Since funds for increased numbers of staff people are not forthcoming, Kramer hopes to broaden the State’s volunteer base.

“I’d like to have an ‘army of individuals’ with many skill levels who can provide a range of direct and consultative services,” she said. “I’d like all of us to think of how we can use our time, and would like to create a volunteer commission that would include individuals representing different areas, such as the medical and legal fields, to name just a few.”

Those interested in volunteering with the Department of Aging may call (410) 767-1100 and leave their name and contact information. A work group to explore various volunteer programs and services is being formed this summer. “I’d love to hear people’s ideas,” Kramer said.

Since her confirmation by the State Senate this past March, Kramer has been working closely with aging advocates and professionals throughout the state, meeting with regional and jurisdictional groups, nonprofit organizations, senior residences, and members of the business community.

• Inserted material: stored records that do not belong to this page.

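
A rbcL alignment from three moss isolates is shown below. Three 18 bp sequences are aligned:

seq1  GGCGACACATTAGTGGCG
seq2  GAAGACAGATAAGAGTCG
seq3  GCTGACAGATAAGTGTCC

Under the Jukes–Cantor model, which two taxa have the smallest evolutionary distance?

seq1–seq2: 6/18 differ, p = 0.333, d = 0.441.
seq1–seq3: 6/18 differ, p = 0.333, d = 0.441.
seq2–seq3: 4/18 differ, p = 0.222, d = 0.264.
The smallest distance is between seq2 and seq3.

seq2 and seq3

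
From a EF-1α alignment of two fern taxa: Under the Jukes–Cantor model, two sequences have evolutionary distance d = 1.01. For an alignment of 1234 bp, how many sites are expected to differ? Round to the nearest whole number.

685

Invert JC69: p = (3/4)(1 − e^(−4d/3)) = 0.75 × (1 − e^(-1.346667)) = 0.75 × (1 − 0.260106) = 0.554921.
Expected differing sites = pL ≈ 0.554921 × 1234 = 684.772514 ≈ 685.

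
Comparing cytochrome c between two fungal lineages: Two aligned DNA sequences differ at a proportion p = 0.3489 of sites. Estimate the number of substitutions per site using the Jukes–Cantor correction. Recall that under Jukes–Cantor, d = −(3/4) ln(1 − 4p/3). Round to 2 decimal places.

d = −(3/4) ln(1 − 4p/3) = −0.75 ln(1 − 0.4652) = −0.75 ln(0.5348)
  = −0.75 × (-0.625862) = 0.469397 substitutions/site.

0.47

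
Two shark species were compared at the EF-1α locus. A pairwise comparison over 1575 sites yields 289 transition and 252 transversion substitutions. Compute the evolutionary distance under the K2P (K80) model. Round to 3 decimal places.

P = 289/1575 ≈ 0.183492 and Q = 252/1575 = 0.16.
Under the Kimura two-parameter model, d = −½ ln(1 − 2P − Q) − ¼ ln(1 − 2Q).
1 − 2P − Q = 0.473016, giving −½ ln(0.473016) = 0.374313.
1 − 2Q = 0.68, giving −¼ ln(0.68) = 0.096416.
d = 0.374313 + 0.096416 = 0.470729.

0.471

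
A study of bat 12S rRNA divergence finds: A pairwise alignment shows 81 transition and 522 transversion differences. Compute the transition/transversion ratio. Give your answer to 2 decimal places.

R = 81/522 = 0.155172… ≈ 0.16 (to 2 d.p.).

0.16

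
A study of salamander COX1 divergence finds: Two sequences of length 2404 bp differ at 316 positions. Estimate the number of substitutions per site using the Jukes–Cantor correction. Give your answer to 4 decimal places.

0.1445

p = 316/2404 ≈ 0.131448.
d = −(3/4) ln(1 − 4p/3) = −0.75 ln(1 − 0.175264) = −0.75 ln(0.824736)
  = −0.75 × (-0.192692) = 0.144519 substitutions/site.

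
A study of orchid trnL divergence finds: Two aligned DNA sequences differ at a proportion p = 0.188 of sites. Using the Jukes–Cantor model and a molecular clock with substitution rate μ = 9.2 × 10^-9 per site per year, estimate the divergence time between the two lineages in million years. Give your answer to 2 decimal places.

11.76

d = −(3/4) ln(1 − 4p/3) = −0.75 ln(1 − 0.250667) = −0.75 ln(0.749333)
  = −0.75 × (-0.288572) = 0.216429 substitutions/site.
Under a molecular clock d = 2μt, so t = d/(2μ) = 0.216429 / (2 × 9.2 × 10^-9) = 11.76 million years.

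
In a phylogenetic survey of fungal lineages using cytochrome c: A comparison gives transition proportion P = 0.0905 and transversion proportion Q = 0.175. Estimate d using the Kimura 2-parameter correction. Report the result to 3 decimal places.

Under the Kimura two-parameter model, d = −½ ln(1 − 2P − Q) − ¼ ln(1 − 2Q).
1 − 2P − Q = 0.644, giving −½ ln(0.644) = 0.220028.
1 − 2Q = 0.65, giving −¼ ln(0.65) = 0.107696.
d = 0.220028 + 0.107696 = 0.327724.

0.328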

From her new perspective as Secretary of Aging, Kramer believes that Maryland compares favorably with other states in its efforts to provide for its aging population.

“The state partners with so many volunteers, nonprofit groups and private organizations,” she said. “Everyone has the same goal — to support Maryland’s senior citizens.”

Kramer also feels fortunate that her staff — most of whom were already on board when she became Secretary — are so dedicated to the mission of the Department. “They’ve made my job much easier,” she said.

Despite the learning curve of the new position, the hectic schedule, and her daily round-trip commute from Montgomery County to the state’s offices in downtown Baltimore, Kramer — single, and the mother of two grown daughters — said she looks forward to getting to work each day.

“It’s fascinating, challenging and exciting!” she said.